How to Be More Sustainable as a Small Business

One of the positive changes of the last two decades has been the striking heightened environmental awareness in the global community. As the economy’s main drivers, consumers today are unprecedentedly cognizant of their role in achieving a sustainable economy, which is reflected more and more in their purchasing behavior.

Often, the onus is put on large corporations to behave ethically and contribute to sustainable development by minimizing or abstaining from practices that harm natural environments. But the environmental impact of small businesses is not negligible, nor are they apathetic about the issue.

The barriers that hinder the involvement of small businesses are time and financial constraints, but a lack of awareness as to what they can do to contribute seems to be a more significant factor.

Profitability and being proactive about environmental issues are not mutually exclusive, and there are ways in which small businesses can reduce their carbon footprint and save money at the same time.

Source Sustainable Materials

All business sustainability starts at the source.
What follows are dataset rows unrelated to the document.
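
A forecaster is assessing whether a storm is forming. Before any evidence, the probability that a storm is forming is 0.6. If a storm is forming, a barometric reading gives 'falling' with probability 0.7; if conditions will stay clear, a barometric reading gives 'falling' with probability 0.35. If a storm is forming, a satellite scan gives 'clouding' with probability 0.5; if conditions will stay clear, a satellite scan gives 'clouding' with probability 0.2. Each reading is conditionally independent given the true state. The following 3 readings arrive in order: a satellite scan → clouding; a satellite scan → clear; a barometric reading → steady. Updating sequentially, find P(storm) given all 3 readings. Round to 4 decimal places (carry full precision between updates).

After a satellite scan='clouding': P(storm) = 0.5·0.6000 / (0.5·0.6000 + 0.2·0.4000) ≈ 0.7895
After a satellite scan='clear': P(storm) = 0.5·0.7895 / (0.5·0.7895 + 0.8·0.2105) ≈ 0.7009
After a barometric reading='steady': P(storm) = 0.3·0.7009 / (0.3·0.7009 + 0.65·0.2991) ≈ 0.5196

0.5196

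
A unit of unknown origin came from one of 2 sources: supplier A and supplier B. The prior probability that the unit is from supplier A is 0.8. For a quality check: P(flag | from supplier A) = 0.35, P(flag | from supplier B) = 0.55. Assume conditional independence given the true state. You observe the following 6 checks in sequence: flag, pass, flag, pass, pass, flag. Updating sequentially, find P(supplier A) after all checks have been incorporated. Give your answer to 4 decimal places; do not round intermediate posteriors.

0.7565

After 'flag': P(supplier A) = 0.35·0.8000 / (0.35·0.8000 + 0.55·0.2000) ≈ 0.7179
After 'pass': P(supplier A) = 0.65·0.7179 / (0.65·0.7179 + 0.45·0.2821) ≈ 0.7862
After 'flag': P(supplier A) = 0.35·0.7862 / (0.35·0.7862 + 0.55·0.2138) ≈ 0.7006
After 'pass': P(supplier A) = 0.65·0.7006 / (0.65·0.7006 + 0.45·0.2994) ≈ 0.7717
After 'pass': P(supplier A) = 0.65·0.7717 / (0.65·0.7717 + 0.45·0.2283) ≈ 0.8300
After 'flag': P(supplier A) = 0.35·0.8300 / (0.35·0.8300 + 0.55·0.1700) ≈ 0.7565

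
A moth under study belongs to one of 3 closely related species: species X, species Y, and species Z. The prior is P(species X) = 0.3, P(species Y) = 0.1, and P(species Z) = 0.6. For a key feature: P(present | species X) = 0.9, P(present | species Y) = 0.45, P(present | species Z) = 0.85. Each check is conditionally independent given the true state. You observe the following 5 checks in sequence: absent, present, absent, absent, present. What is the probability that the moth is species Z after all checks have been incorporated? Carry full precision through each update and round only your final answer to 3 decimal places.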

Small businesses that manufacture consumer products or use raw materials and supplies during the course of their services can reduce their costs and increase their revenue by paying more attention to their supply chain. Depending on the nature of the business, the sourcing of the raw materials may contribute to deforestation, loss of habitat, harm to wildlife, and other adverse impacts on natural environments.

Given the average consumer’s pursuit of a sustainable life, sustainable sourcing grants you differentiation and competitive advantage, which in turn boosts your brand and grows your market share.
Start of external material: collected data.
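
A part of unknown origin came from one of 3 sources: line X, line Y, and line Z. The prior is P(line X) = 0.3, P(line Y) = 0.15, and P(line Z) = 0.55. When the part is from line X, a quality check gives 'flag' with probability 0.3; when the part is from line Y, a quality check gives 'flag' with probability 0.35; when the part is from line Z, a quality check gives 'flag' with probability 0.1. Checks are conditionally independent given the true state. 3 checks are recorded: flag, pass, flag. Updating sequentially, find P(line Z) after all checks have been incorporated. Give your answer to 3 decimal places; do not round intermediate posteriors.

0.138

Apply Bayes' rule sequentially, carrying P(line Z) forward.
After 'flag': normaliser = 0.3·0.3000 + 0.35·0.1500 + 0.1·0.5500; P(line X) ≈ 0.4557, P(line Y) ≈ 0.2658, P(line Z) ≈ 0.2785
After 'pass': normaliser = 0.7·0.4557 + 0.65·0.2658 + 0.9·0.2785; P(line X) ≈ 0.4297, P(line Y) ≈ 0.2327, P(line Z) ≈ 0.3376
After 'flag': normaliser = 0.3·0.4297 + 0.35·0.2327 + 0.1·0.3376; P(line X) ≈ 0.5280, P(line Y) ≈ 0.3337, P(line Z) ≈ 0.1383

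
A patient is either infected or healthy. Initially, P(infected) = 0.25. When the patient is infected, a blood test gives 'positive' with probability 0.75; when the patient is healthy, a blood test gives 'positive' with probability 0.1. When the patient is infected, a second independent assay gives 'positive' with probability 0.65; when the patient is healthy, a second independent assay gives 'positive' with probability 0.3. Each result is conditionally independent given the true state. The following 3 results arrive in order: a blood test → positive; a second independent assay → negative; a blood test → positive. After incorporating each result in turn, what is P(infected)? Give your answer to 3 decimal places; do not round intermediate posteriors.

After a blood test='positive': P(infected) = 0.75·0.2500 / (0.75·0.2500 + 0.1·0.7500) ≈ 0.7143
After a second independent assay='negative': P(infected) = 0.35·0.7143 / (0.35·0.7143 + 0.7·0.2857) ≈ 0.5556
After a blood test='positive': P(infected) = 0.75·0.5556 / (0.75·0.5556 + 0.1·0.4444) ≈ 0.9036

0.904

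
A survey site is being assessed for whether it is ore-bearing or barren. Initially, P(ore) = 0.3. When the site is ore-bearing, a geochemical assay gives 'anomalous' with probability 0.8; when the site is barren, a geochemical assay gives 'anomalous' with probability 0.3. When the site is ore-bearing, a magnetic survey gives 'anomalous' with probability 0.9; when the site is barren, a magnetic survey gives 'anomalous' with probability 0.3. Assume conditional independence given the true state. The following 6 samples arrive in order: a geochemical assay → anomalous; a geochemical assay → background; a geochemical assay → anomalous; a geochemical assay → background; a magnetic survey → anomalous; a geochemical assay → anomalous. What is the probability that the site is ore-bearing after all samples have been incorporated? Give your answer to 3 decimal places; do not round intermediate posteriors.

0.666

After a geochemical assay='anomalous': P(ore) = 0.8·0.3000 / (0.8·0.3000 + 0.3·0.7000) ≈ 0.5333
After a geochemical assay='background': P(ore) = 0.2·0.5333 / (0.2·0.5333 + 0.7·0.4667) ≈ 0.2462
After a geochemical assay='anomalous': P(ore) = 0.8·0.2462 / (0.8·0.2462 + 0.3·0.7538) ≈ 0.4655
After a geochemical assay='background': P(ore) = 0.2·0.4655 / (0.2·0.4655 + 0.7·0.5345) ≈ 0.1992
After a magnetic survey='anomalous': P(ore) = 0.9·0.1992 / (0.9·0.1992 + 0.3·0.8008) ≈ 0.4274
After a geochemical assay='anomalous': P(ore) = 0.8·0.4274 / (0.8·0.4274 + 0.3·0.5726) ≈ 0.6656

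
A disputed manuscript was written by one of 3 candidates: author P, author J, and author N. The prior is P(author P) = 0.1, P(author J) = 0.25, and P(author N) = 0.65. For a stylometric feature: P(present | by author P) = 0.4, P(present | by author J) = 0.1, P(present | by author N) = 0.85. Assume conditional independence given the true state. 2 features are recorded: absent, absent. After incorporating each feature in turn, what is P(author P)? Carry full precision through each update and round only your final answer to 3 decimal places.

After 'absent': normaliser = 0.6·0.1000 + 0.9·0.2500 + 0.15·0.6500; P(author P) ≈ 0.1569, P(author J) ≈ 0.5882, P(author N) ≈ 0.2549
After 'absent': normaliser = 0.6·0.1569 + 0.9·0.5882 + 0.15·0.2549; P(author P) ≈ 0.1422, P(author J) ≈ 0.8000, P(author N) ≈ 0.0578

0.142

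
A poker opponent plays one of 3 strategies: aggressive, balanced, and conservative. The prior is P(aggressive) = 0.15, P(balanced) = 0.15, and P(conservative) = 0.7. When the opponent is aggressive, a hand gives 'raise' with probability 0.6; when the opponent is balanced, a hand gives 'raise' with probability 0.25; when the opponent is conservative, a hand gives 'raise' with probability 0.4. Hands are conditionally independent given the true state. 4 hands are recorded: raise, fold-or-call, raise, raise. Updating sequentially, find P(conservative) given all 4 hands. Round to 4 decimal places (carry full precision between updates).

After 'raise': normaliser = 0.6·0.1500 + 0.25·0.1500 + 0.4·0.7000; P(aggressive) ≈ 0.2209, P(balanced) ≈ 0.0920, P(conservative) ≈ 0.6871
After 'fold-or-call': normaliser = 0.4·0.2209 + 0.75·0.0920 + 0.6·0.6871; P(aggressive) ≈ 0.1551, P(balanced) ≈ 0.1212, P(conservative) ≈ 0.7237
After 'raise': normaliser = 0.6·0.1551 + 0.25·0.1212 + 0.4·0.7237; P(aggressive) ≈ 0.2254, P(balanced) ≈ 0.0734, P(conservative) ≈ 0.7012
After 'raise': normaliser = 0.6·0.2254 + 0.25·0.0734 + 0.4·0.7012; P(aggressive) ≈ 0.3116, P(balanced) ≈ 0.0423, P(conservative) ≈ 0.6462

0.6462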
The assessment needs to go as far back as possible to make sure that the method by which each of those ingredients is sourced is ethical and sustainable. Finding alternatives may be a temporary hassle, but you should view it as risk management against fines, litigations, and supply chain disruptions.

Offer a More Lenient Telecommuting Polices

One of the biggest legacies of COVID-19 was the mass adoption of remote working, something against which many employers were reluctant. However, the sudden shift necessitated many businesses to implement or adapt their infrastructure for telecommuting. By embracing and continuing this new working paradigm, they can significantly cut down their ecological footprint, even if it is done in the form of a hybrid work model.
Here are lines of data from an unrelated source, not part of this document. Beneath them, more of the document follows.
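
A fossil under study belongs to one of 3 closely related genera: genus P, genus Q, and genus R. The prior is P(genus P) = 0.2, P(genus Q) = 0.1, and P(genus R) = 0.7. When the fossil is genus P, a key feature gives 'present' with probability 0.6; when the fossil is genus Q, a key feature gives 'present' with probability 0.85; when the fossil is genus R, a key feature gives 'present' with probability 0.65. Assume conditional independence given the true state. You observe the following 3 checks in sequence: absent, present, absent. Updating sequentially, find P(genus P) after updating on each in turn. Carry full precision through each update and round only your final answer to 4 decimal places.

0.2498

Each posterior becomes the prior for the next update.
After 'absent': normaliser = 0.4·0.2000 + 0.15·0.1000 + 0.35·0.7000; P(genus P) ≈ 0.2353, P(genus Q) ≈ 0.0441, P(genus R) ≈ 0.7206
After 'present': normaliser = 0.6·0.2353 + 0.85·0.0441 + 0.65·0.7206; P(genus P) ≈ 0.2182, P(genus Q) ≈ 0.0580, P(genus R) ≈ 0.7239
After 'absent': normaliser = 0.4·0.2182 + 0.15·0.0580 + 0.35·0.7239; P(genus P) ≈ 0.2498, P(genus Q) ≈ 0.0249, P(genus R) ≈ 0.7253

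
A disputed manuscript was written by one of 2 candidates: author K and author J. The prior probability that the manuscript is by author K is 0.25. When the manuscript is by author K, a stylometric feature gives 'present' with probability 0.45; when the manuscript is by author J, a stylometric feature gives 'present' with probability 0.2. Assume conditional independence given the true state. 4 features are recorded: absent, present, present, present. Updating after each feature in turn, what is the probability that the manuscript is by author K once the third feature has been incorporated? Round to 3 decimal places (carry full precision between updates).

0.537

Each posterior becomes the prior for the next update.
After 'absent': P(author K) = 0.55·0.2500 / (0.55·0.2500 + 0.8·0.7500) ≈ 0.1864
After 'present': P(author K) = 0.45·0.1864 / (0.45·0.1864 + 0.2·0.8136) ≈ 0.3402
After 'present': P(author K) = 0.45·0.3402 / (0.45·0.3402 + 0.2·0.6598) ≈ 0.5371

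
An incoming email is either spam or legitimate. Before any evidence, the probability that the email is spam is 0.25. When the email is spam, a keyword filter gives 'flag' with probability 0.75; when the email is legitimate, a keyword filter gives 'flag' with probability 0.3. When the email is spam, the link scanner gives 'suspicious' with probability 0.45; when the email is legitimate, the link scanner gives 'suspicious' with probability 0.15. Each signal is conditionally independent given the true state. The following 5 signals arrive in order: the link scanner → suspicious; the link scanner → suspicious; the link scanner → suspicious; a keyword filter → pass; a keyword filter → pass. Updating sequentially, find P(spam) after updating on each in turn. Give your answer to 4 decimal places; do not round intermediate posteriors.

0.5344

After the link scanner='suspicious': P(spam) = 0.45·0.2500 / (0.45·0.2500 + 0.15·0.7500) ≈ 0.5000
After the link scanner='suspicious': P(spam) = 0.45·0.5000 / (0.45·0.5000 + 0.15·0.5000) ≈ 0.7500
After the link scanner='suspicious': P(spam) = 0.45·0.7500 / (0.45·0.7500 + 0.15·0.2500) ≈ 0.9000
After a keyword filter='pass': P(spam) = 0.25·0.9000 / (0.25·0.9000 + 0.7·0.1000) ≈ 0.7627
After a keyword filter='pass': P(spam) = 0.25·0.7627 / (0.25·0.7627 + 0.7·0.2373) ≈ 0.5344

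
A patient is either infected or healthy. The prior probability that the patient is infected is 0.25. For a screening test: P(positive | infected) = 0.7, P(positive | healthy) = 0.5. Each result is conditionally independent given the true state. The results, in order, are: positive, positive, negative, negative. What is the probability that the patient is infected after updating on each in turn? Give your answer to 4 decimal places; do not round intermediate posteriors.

After 'positive': P(infected) = 0.7·0.2500 / (0.7·0.2500 + 0.5·0.7500) ≈ 0.3182
After 'positive': P(infected) = 0.7·0.3182 / (0.7·0.3182 + 0.5·0.6818) ≈ 0.3952
After 'negative': P(infected) = 0.3·0.3952 / (0.3·0.3952 + 0.5·0.6048) ≈ 0.2816
After 'negative': P(infected) = 0.3·0.2816 / (0.3·0.2816 + 0.5·0.7184) ≈ 0.1904

0.1904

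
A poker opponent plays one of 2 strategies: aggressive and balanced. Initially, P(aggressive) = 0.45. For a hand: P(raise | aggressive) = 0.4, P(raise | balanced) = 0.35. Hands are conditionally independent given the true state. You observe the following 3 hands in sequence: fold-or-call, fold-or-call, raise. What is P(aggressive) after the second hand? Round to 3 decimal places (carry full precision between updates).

After 'fold-or-call': P(aggressive) = 0.6·0.4500 / (0.6·0.4500 + 0.65·0.5500) ≈ 0.4303
After 'fold-or-call': P(aggressive) = 0.6·0.4303 / (0.6·0.4303 + 0.65·0.5697) ≈ 0.4108

0.411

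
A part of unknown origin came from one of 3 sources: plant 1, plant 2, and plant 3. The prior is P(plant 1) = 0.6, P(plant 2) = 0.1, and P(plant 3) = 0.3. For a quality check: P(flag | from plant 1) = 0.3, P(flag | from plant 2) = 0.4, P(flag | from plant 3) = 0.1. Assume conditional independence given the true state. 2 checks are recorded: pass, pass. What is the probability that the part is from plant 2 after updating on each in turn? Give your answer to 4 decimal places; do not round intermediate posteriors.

After 'pass': normaliser = 0.7·0.6000 + 0.6·0.1000 + 0.9·0.3000; P(plant 1) ≈ 0.5600, P(plant 2) ≈ 0.0800, P(plant 3) ≈ 0.3600
After 'pass': normaliser = 0.7·0.5600 + 0.6·0.0800 + 0.9·0.3600; P(plant 1) ≈ 0.5131, P(plant 2) ≈ 0.0628, P(plant 3) ≈ 0.4241

0.0628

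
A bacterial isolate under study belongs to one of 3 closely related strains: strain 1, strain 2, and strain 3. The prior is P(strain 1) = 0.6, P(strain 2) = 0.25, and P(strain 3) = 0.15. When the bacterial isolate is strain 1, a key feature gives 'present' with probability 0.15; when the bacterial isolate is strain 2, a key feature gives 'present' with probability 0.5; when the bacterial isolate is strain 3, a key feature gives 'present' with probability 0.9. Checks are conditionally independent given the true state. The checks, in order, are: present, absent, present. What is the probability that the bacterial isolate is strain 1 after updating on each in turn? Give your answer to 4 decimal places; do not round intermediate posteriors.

0.2091

Apply Bayes' rule sequentially, carrying P(strain 1) forward.
After 'present': normaliser = 0.15·0.6000 + 0.5·0.2500 + 0.9·0.1500; P(strain 1) ≈ 0.2571, P(strain 2) ≈ 0.3571, P(strain 3) ≈ 0.3857
After 'absent': normaliser = 0.85·0.2571 + 0.5·0.3571 + 0.1·0.3857; P(strain 1) ≈ 0.5016, P(strain 2) ≈ 0.4098, P(strain 3) ≈ 0.0885
After 'present': normaliser = 0.15·0.5016 + 0.5·0.4098 + 0.9·0.0885; P(strain 1) ≈ 0.2091, P(strain 2) ≈ 0.5695, P(strain 3) ≈ 0.2214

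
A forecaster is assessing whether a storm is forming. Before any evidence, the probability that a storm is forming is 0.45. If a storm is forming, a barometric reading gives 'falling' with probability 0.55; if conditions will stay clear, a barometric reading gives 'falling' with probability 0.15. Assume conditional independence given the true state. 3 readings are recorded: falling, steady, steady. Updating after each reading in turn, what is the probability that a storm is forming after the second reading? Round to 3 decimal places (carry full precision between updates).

After 'falling': P(storm) = 0.55·0.4500 / (0.55·0.4500 + 0.15·0.5500) ≈ 0.7500
After 'steady': P(storm) = 0.45·0.7500 / (0.45·0.7500 + 0.85·0.2500) ≈ 0.6136

0.614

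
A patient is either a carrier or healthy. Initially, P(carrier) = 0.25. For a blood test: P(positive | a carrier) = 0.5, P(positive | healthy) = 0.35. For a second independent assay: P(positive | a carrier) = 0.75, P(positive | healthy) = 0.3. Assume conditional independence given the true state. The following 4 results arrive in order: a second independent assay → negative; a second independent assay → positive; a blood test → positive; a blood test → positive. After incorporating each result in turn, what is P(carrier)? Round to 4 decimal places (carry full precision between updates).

0.3779

Apply Bayes' rule sequentially, carrying P(carrier) forward.
After a second independent assay='negative': P(carrier) = 0.25·0.2500 / (0.25·0.2500 + 0.7·0.7500) ≈ 0.1064
After a second independent assay='positive': P(carrier) = 0.75·0.1064 / (0.75·0.1064 + 0.3·0.8936) ≈ 0.2294
After a blood test='positive': P(carrier) = 0.5·0.2294 / (0.5·0.2294 + 0.35·0.7706) ≈ 0.2983
After a blood test='positive': P(carrier) = 0.5·0.2983 / (0.5·0.2983 + 0.35·0.7017) ≈ 0.3779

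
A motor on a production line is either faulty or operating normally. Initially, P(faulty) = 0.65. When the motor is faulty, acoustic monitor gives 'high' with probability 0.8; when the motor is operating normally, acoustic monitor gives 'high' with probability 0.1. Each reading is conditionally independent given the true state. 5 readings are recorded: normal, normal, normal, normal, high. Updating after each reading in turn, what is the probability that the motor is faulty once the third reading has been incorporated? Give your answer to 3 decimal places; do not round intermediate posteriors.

Apply Bayes' rule sequentially, carrying P(faulty) forward.
After 'normal': P(faulty) = 0.2·0.6500 / (0.2·0.6500 + 0.9·0.3500) ≈ 0.2921
After 'normal': P(faulty) = 0.2·0.2921 / (0.2·0.2921 + 0.9·0.7079) ≈ 0.0840
After 'normal': P(faulty) = 0.2·0.0840 / (0.2·0.0840 + 0.9·0.9160) ≈ 0.0200

0.020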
According to the United States Environmental Protection Agency, transportation is the single largest contributor to U.S. greenhouse gas emissions. Allowing the employees to telecommute when possible not only reduces fossil fuel usage and air pollution but also cuts down your business’s overall energy consumption, which equates to saving more money on energy bills and everyday workplace consumables.

Use Eco-Friendly Containers and Packaging

In the U.S., about a quarter of the materials reaching landfills belong to containers and packages, and they “make up a major portion of municipal solid waste.”

A massive step toward sustainability for any small business would be to use containers and packaging that are either recyclable or, even better, have been made from recycled materials.

If your business involves shipping products, you can substitute plastic mailing bags with their biodegradable counterparts. For fragile products, you can use recycled cardboard boxes along with shredded paper or biodegradable packaging peanuts as fillers instead of plastic bubble wraps.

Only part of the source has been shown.